DULUTH — Mimi Parker had a few small requests for her memorial service. She wanted festoon lighting — so the big-bulb string lights were draped from a wreath hung high in the center of the room, then down the walls of the community gathering space.
She asked that profiteroles be served, the specific cream puff recipe she perfected and taught to some women at the Church of Jesus Christ of Latter-Day Saints. Guests negotiated with gobs of custard.
And, in a nod to what friends described as her "dry and subtle sense of humor," Tim Rutili was enlisted to perform his song "All My Friends Are Funeral Singers." The singer from the Chicago rock band Califone was accompanied by guitar — and Parker and Alan Sparhawk's daughter, Hollis Sparhawk, whose quiet sweet harmonies drew comparisons to her mother.
Parker, singer and drummer alongside her husband in the internationally known rock band Low, died Saturday after a two-year battle with ovarian cancer. Her death has drawn emotional responses from the likes of Robert Plant, who described her harmonies with Sparhawk as "their delicious weave" and Chrissie Hynde, who referred to Parker as a "bestie" in a tweet.
It hit especially hard here, in the music-minded city where Low has made its home since the 1990s. In the past week, Enger Tower has twice been lit in memory of Parker and the local public radio station The North had a day's worth of Low music. Duluth musicians, too, have posted tributes to social media.
Trampled by Turtles sent a bouquet.
Parker's memorial service, held Thursday afternoon on what Sparhawk described as a "blustery beautiful day," drew an estimated 350 people — a mix of church friends and music friends, according to Sparhawk — to the family's Mormon church. When the chairs in the overflow room were close to filled, they opened up seating on the overflow stage.
Friend Elsie Davis greeted the crowd with a message from the family — a nod to the several musicians who have played alongside the couple in Low.
"Friends, families, bass players ... welcome," she read.
Sparhawk occasionally hopped up from his seat at the front of the room to help out with instruments or microphones — including when friends Betsy and Matt Faerber performed an acoustic version of "Point of Disgust" which Parker sings on the 2002 album "Trust."
Robin Harris, who helped care for children Hollis and Cyrus when they were young and Low was touring, delivered the eulogy.
"If you're not crying, you should be," she said. "Because it's that big of a deal."
She told the details of Parker's quiet, unassuming life. She grew up on a farm and loved pigs, met Sparhawk in fourth grade, and was a track star at her small school in rural north central Minnesota. She was a skilled gift-wrapper, a reader, a puzzler and able to solve challenging Sudokus with ease.
Parker loved retro television, and collected chocolate from Low's travels. But she kept the international chocolates in the pantry next to the Hershey's and M&Ms.
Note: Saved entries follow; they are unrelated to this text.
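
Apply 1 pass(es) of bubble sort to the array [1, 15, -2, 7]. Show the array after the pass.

After pass 1: [1, -2, 7, 15] (2 swaps)
Total swaps: 2


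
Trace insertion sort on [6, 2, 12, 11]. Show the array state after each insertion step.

First element 6 is already 'sorted'
Insert 2: shifted 1 elements -> [2, 6, 12, 11]
Insert 12: shifted 0 elements -> [2, 6, 12, 11]
Insert 11: shifted 1 elements -> [2, 6, 11, 12]


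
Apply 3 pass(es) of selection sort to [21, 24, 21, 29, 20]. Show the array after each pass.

Pass 1: Select minimum 20 at index 4, swap -> [20, 24, 21, 29, 21]
Pass 2: Select minimum 21 at index 2, swap -> [20, 21, 24, 29, 21]
Pass 3: Select minimum 21 at index 4, swap -> [20, 21, 21, 29, 24]


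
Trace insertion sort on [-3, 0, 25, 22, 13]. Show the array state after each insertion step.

First element -3 is already 'sorted'
Insert 0: shifted 0 elements -> [-3, 0, 25, 22, 13]
Insert 25: shifted 0 elements -> [-3, 0, 25, 22, 13]
Insert 22: shifted 1 elements -> [-3, 0, 22, 25, 13]
Insert 13: shifted 2 elements -> [-3, 0, 13, 22, 25]


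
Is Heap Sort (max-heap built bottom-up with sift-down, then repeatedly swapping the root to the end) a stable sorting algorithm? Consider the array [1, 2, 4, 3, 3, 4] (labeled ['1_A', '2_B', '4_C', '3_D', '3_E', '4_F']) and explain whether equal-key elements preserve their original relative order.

Trace Heap Sort on the labeled array (the key is the number; the letter only tracks identity):
  Build max-heap: [4_C, 3_D, 4_F, 2_B, 3_E, 1_A]
  Swap root 4_C to index 5, re-heapify first 5 -> [4_F, 3_D, 1_A, 2_B, 3_E, 4_C]
  Swap root 4_F to index 4, re-heapify first 4 -> [3_E, 3_D, 1_A, 2_B, 4_F, 4_C]
  Swap root 3_E to index 3, re-heapify first 3 -> [3_D, 2_B, 1_A, 3_E, 4_F, 4_C]
  Swap root 3_D to index 2, re-heapify first 2 -> [2_B, 1_A, 3_D, 3_E, 4_F, 4_C]
  Swap root 2_B to index 1, re-heapify first 1 -> [1_A, 2_B, 3_D, 3_E, 4_F, 4_C]
Final order: [1_A, 2_B, 3_D, 3_E, 4_F, 4_C]
Equal keys:
  value 3: originally 3_D, 3_E; after sorting 3_D, 3_E -> order preserved
  value 4: originally 4_C, 4_F; after sorting 4_F, 4_C -> order changed
Equal keys were reordered, so Heap Sort is not stable: heap construction and root-to-end swaps move elements without regard to the original order of equal keys. (One such input is enough; an unstable sort may happen to preserve order on other inputs, but it gives no guarantee.)
Answer: Not stable


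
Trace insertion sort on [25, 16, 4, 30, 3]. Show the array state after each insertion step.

First element 25 is already 'sorted'
Insert 16: shifted 1 elements -> [16, 25, 4, 30, 3]
Insert 4: shifted 2 elements -> [4, 16, 25, 30, 3]
Insert 30: shifted 0 elements -> [4, 16, 25, 30, 3]
Insert 3: shifted 4 elements -> [3, 4, 16, 25, 30]


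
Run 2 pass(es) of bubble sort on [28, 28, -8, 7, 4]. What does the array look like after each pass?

After pass 1: [28, -8, 7, 4, 28] (3 swaps)
After pass 2: [-8, 7, 4, 28, 28] (3 swaps)
Total swaps: 6


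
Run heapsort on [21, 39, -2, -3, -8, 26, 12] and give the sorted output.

Build heap: [39, 21, 26, -3, -8, -2, 12]
Extract 39: [26, 21, 12, -3, -8, -2, 39]
Extract 26: [21, -2, 12, -3, -8, 26, 39]
Extract 21: [12, -2, -8, -3, 21, 26, 39]
Extract 12: [-2, -3, -8, 12, 21, 26, 39]
Extract -2: [-3, -8, -2, 12, 21, 26, 39]
Extract -3: [-8, -3, -2, 12, 21, 26, 39]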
Parker remained humble in fame. She preferred home to the road and once said the perfect life would be the life of a duchess.
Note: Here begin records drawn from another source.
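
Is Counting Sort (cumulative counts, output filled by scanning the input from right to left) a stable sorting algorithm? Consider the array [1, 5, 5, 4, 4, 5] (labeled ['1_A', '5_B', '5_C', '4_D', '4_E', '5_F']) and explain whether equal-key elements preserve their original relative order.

Trace Counting Sort on the labeled array (the key is the number; the letter only tracks identity):
  Counts for values 0..5: [0, 1, 0, 0, 2, 3]
  Cumulative counts: [0, 1, 1, 1, 3, 6]
  Scan right to left: place 5_F at output index 5
  Scan right to left: place 4_E at output index 2
  Scan right to left: place 4_D at output index 1
  Scan right to left: place 5_C at output index 4
  Scan right to left: place 5_B at output index 3
  Scan right to left: place 1_A at output index 0
  Output: [1_A, 4_D, 4_E, 5_B, 5_C, 5_F]
Equal keys:
  value 4: originally 4_D, 4_E; after sorting 4_D, 4_E -> order preserved
  value 5: originally 5_B, 5_C, 5_F; after sorting 5_B, 5_C, 5_F -> order preserved
All equal keys kept their original relative order. Counting Sort is stable: scanning the input right to left with decreasing cumulative counts places later duplicates at later output positions.
Answer: Stable


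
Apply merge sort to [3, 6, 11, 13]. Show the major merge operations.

Divide and conquer:
  Merge [3] + [6] -> [3, 6]
  Merge [11] + [13] -> [11, 13]
  Merge [3, 6] + [11, 13] -> [3, 6, 11, 13]


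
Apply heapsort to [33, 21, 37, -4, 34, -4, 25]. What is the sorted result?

Build heap: [37, 34, 33, -4, 21, -4, 25]
Extract 37: [34, 25, 33, -4, 21, -4, 37]
Extract 34: [33, 25, -4, -4, 21, 34, 37]
Extract 33: [25, 21, -4, -4, 33, 34, 37]
Extract 25: [21, -4, -4, 25, 33, 34, 37]
Extract 21: [-4, -4, 21, 25, 33, 34, 37]
Extract -4: [-4, -4, 21, 25, 33, 34, 37]


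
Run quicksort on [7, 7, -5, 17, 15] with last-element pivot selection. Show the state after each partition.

Partition 1: pivot=15 at index 3 -> [7, 7, -5, 15, 17]
Partition 2: pivot=-5 at index 0 -> [-5, 7, 7, 15, 17]
Partition 3: pivot=7 at index 2 -> [-5, 7, 7, 15, 17]


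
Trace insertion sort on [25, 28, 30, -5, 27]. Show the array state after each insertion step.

First element 25 is already 'sorted'
Insert 28: shifted 0 elements -> [25, 28, 30, -5, 27]
Insert 30: shifted 0 elements -> [25, 28, 30, -5, 27]
Insert -5: shifted 3 elements -> [-5, 25, 28, 30, 27]
Insert 27: shifted 2 elements -> [-5, 25, 27, 28, 30]


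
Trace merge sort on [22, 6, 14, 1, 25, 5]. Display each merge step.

Divide and conquer:
  Merge [6] + [14] -> [6, 14]
  Merge [22] + [6, 14] -> [6, 14, 22]
  Merge [25] + [5] -> [5, 25]
  Merge [1] + [5, 25] -> [1, 5, 25]
  Merge [6, 14, 22] + [1, 5, 25] -> [1, 5, 6, 14, 22, 25]


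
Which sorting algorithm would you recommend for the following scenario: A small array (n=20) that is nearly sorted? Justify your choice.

Best choice: Insertion sort
Reason: Insertion sort is O(n) for nearly sorted arrays and has low overhead


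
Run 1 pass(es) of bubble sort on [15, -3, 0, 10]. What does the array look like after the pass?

After pass 1: [-3, 0, 10, 15] (3 swaps)
Total swaps: 3


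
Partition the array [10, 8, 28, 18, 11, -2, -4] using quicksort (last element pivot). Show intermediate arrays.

Partition 1: pivot=-4 at index 0 -> [-4, 8, 28, 18, 11, -2, 10]
Partition 2: pivot=10 at index 3 -> [-4, 8, -2, 10, 11, 28, 18]
Partition 3: pivot=-2 at index 1 -> [-4, -2, 8, 10, 11, 28, 18]
Partition 4: pivot=18 at index 5 -> [-4, -2, 8, 10, 11, 18, 28]


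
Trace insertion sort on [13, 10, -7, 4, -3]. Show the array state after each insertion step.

First element 13 is already 'sorted'
Insert 10: shifted 1 elements -> [10, 13, -7, 4, -3]
Insert -7: shifted 2 elements -> [-7, 10, 13, 4, -3]
Insert 4: shifted 2 elements -> [-7, 4, 10, 13, -3]
Insert -3: shifted 3 elements -> [-7, -3, 4, 10, 13]


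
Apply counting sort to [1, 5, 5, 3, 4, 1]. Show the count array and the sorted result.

Count array: [0, 2, 0, 1, 1, 2]
(count[i] = number of elements equal to i)
Cumulative count: [0, 2, 2, 3, 4, 6]
Sorted: [1, 1, 3, 4, 5, 5]


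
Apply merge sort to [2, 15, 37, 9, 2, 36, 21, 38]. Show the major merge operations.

Divide and conquer:
  Merge [2] + [15] -> [2, 15]
  Merge [37] + [9] -> [9, 37]
  Merge [2, 15] + [9, 37] -> [2, 9, 15, 37]
  Merge [2] + [36] -> [2, 36]
  Merge [21] + [38] -> [21, 38]
  Merge [2, 36] + [21, 38] -> [2, 21, 36, 38]
  Merge [2, 9, 15, 37] + [2, 21, 36, 38] -> [2, 2, 9, 15, 21, 36, 37, 38]


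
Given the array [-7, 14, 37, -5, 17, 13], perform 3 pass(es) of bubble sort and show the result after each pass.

After pass 1: [-7, 14, -5, 17, 13, 37] (3 swaps)
After pass 2: [-7, -5, 14, 13, 17, 37] (2 swaps)
After pass 3: [-7, -5, 13, 14, 17, 37] (1 swaps)
Total swaps: 6


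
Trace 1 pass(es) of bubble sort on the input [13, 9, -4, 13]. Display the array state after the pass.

After pass 1: [9, -4, 13, 13] (2 swaps)
Total swaps: 2


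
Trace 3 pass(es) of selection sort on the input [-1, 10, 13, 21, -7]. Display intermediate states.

Pass 1: Select minimum -7 at index 4, swap -> [-7, 10, 13, 21, -1]
Pass 2: Select minimum -1 at index 4, swap -> [-7, -1, 13, 21, 10]
Pass 3: Select minimum 10 at index 4, swap -> [-7, -1, 10, 21, 13]


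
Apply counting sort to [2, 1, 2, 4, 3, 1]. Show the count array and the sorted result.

Count array: [0, 2, 2, 1, 1]
(count[i] = number of elements equal to i)
Cumulative count: [0, 2, 4, 5, 6]
Sorted: [1, 1, 2, 2, 3, 4]


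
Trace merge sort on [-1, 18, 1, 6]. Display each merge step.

Divide and conquer:
  Merge [-1] + [18] -> [-1, 18]
  Merge [1] + [6] -> [1, 6]
  Merge [-1, 18] + [1, 6] -> [-1, 1, 6, 18]


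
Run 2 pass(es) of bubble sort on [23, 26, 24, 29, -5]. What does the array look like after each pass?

After pass 1: [23, 24, 26, -5, 29] (2 swaps)
After pass 2: [23, 24, -5, 26, 29] (1 swaps)
Total swaps: 3


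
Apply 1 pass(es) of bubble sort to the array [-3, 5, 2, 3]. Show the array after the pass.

After pass 1: [-3, 2, 3, 5] (2 swaps)
Total swaps: 2


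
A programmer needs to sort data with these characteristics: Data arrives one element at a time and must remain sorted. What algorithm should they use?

Best choice: Insertion sort
Reason: Insertion sort naturally handles online/streaming input by inserting each new element into sorted position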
Harris read aloud quotes from friends. Steve Garrington, who plays bass, said he was grateful to Parker and "forever blessed." Zak Sally, a bass player, said he was wearing a suit that he bought while touring with the band. Also an artist, Sally designed the programs — silvery lines offset against dark paper. On the back, a shadow of Parker's face as she sang with her eyes closed.
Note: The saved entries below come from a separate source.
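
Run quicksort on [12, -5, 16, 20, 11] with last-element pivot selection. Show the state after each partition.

Partition 1: pivot=11 at index 1 -> [-5, 11, 16, 20, 12]
Partition 2: pivot=12 at index 2 -> [-5, 11, 12, 20, 16]
Partition 3: pivot=16 at index 3 -> [-5, 11, 12, 16, 20]


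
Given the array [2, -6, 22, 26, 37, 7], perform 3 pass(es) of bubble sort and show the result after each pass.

After pass 1: [-6, 2, 22, 26, 7, 37] (2 swaps)
After pass 2: [-6, 2, 22, 7, 26, 37] (1 swaps)
After pass 3: [-6, 2, 7, 22, 26, 37] (1 swaps)
Total swaps: 4


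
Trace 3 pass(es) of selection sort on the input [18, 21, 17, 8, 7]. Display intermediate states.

Pass 1: Select minimum 7 at index 4, swap -> [7, 21, 17, 8, 18]
Pass 2: Select minimum 8 at index 3, swap -> [7, 8, 17, 21, 18]
Pass 3: Select minimum 17 at index 2, swap -> [7, 8, 17, 21, 18]


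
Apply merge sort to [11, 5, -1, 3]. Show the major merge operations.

Divide and conquer:
  Merge [11] + [5] -> [5, 11]
  Merge [-1] + [3] -> [-1, 3]
  Merge [5, 11] + [-1, 3] -> [-1, 3, 5, 11]


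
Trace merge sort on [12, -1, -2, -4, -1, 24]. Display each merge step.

Divide and conquer:
  Merge [-1] + [-2] -> [-2, -1]
  Merge [12] + [-2, -1] -> [-2, -1, 12]
  Merge [-1] + [24] -> [-1, 24]
  Merge [-4] + [-1, 24] -> [-4, -1, 24]
  Merge [-2, -1, 12] + [-4, -1, 24] -> [-4, -2, -1, -1, 12, 24]


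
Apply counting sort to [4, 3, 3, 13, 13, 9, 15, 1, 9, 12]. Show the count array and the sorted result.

Count array: [0, 1, 0, 2, 1, 0, 0, 0, 0, 2, 0, 0, 1, 2, 0, 1]
(count[i] = number of elements equal to i)
Cumulative count: [0, 1, 1, 3, 4, 4, 4, 4, 4, 6, 6, 6, 7, 9, 9, 10]
Sorted: [1, 3, 3, 4, 9, 9, 12, 13, 13, 15]


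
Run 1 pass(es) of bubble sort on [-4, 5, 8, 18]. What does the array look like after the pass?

After pass 1: [-4, 5, 8, 18] (0 swaps)
Total swaps: 0


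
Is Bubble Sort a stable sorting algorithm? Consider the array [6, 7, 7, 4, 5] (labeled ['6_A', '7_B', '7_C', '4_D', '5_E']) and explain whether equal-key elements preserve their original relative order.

Trace Bubble Sort on the labeled array (the key is the number; the letter only tracks identity):
  After pass 1: [6_A, 7_B, 4_D, 5_E, 7_C]
  After pass 2: [6_A, 4_D, 5_E, 7_B, 7_C]
  After pass 3: [4_D, 5_E, 6_A, 7_B, 7_C]
  After pass 4: [4_D, 5_E, 6_A, 7_B, 7_C] (no swaps, done)
Final order: [4_D, 5_E, 6_A, 7_B, 7_C]
Equal keys:
  value 7: originally 7_B, 7_C; after sorting 7_B, 7_C -> order preserved
All equal keys kept their original relative order. Bubble Sort is stable: it only swaps adjacent elements when the left one is strictly greater, so equal keys never move past each other.
Answer: Stable


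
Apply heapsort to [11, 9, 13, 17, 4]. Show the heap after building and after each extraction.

Build heap: [17, 11, 13, 9, 4]
Extract 17: [13, 11, 4, 9, 17]
Extract 13: [11, 9, 4, 13, 17]
Extract 11: [9, 4, 11, 13, 17]
Extract 9: [4, 9, 11, 13, 17]


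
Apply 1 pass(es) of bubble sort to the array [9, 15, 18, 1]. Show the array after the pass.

After pass 1: [9, 15, 1, 18] (1 swaps)
Total swaps: 1


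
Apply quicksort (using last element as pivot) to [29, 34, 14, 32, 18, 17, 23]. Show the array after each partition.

Partition 1: pivot=23 at index 3 -> [14, 18, 17, 23, 34, 29, 32]
Partition 2: pivot=17 at index 1 -> [14, 17, 18, 23, 34, 29, 32]
Partition 3: pivot=32 at index 5 -> [14, 17, 18, 23, 29, 32, 34]


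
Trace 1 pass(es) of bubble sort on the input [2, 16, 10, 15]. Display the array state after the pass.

After pass 1: [2, 10, 15, 16] (2 swaps)
Total swaps: 2


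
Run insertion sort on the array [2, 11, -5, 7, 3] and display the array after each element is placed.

First element 2 is already 'sorted'
Insert 11: shifted 0 elements -> [2, 11, -5, 7, 3]
Insert -5: shifted 2 elements -> [-5, 2, 11, 7, 3]
Insert 7: shifted 1 elements -> [-5, 2, 7, 11, 3]
Insert 3: shifted 2 elements -> [-5, 2, 3, 7, 11]


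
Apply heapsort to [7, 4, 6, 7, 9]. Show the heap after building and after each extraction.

Build heap: [9, 7, 6, 7, 4]
Extract 9: [7, 7, 6, 4, 9]
Extract 7: [7, 4, 6, 7, 9]
Extract 7: [6, 4, 7, 7, 9]
Extract 6: [4, 6, 7, 7, 9]


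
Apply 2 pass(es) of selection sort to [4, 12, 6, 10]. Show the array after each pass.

Pass 1: Select minimum 4 at index 0, swap -> [4, 12, 6, 10]
Pass 2: Select minimum 6 at index 2, swap -> [4, 6, 12, 10]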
A private person who never dwelled on the subject of her fame with her siblings and rarely gave interviews, Parker first talked publicly about her diagnosis earlier this year on the syndicated program Sheroes Radio.
"It's been a helluva journey," she said. "This life is crazy. I don't even know if I have words of wisdom at this point."
Church president David Gore wondered if she would even have been comfortable with this many people talking about her.
Parker's sisters described her as someone who put other people first. True to form, memorial guests left with gifts: each family was able to pluck a rose from bouquets at the front of the church and squares were cut and offered from a quilt Sparhawk and Parker received when they were married.
And everyone received small illustrated cards with the recipe for Mimi Parker's profiteroles.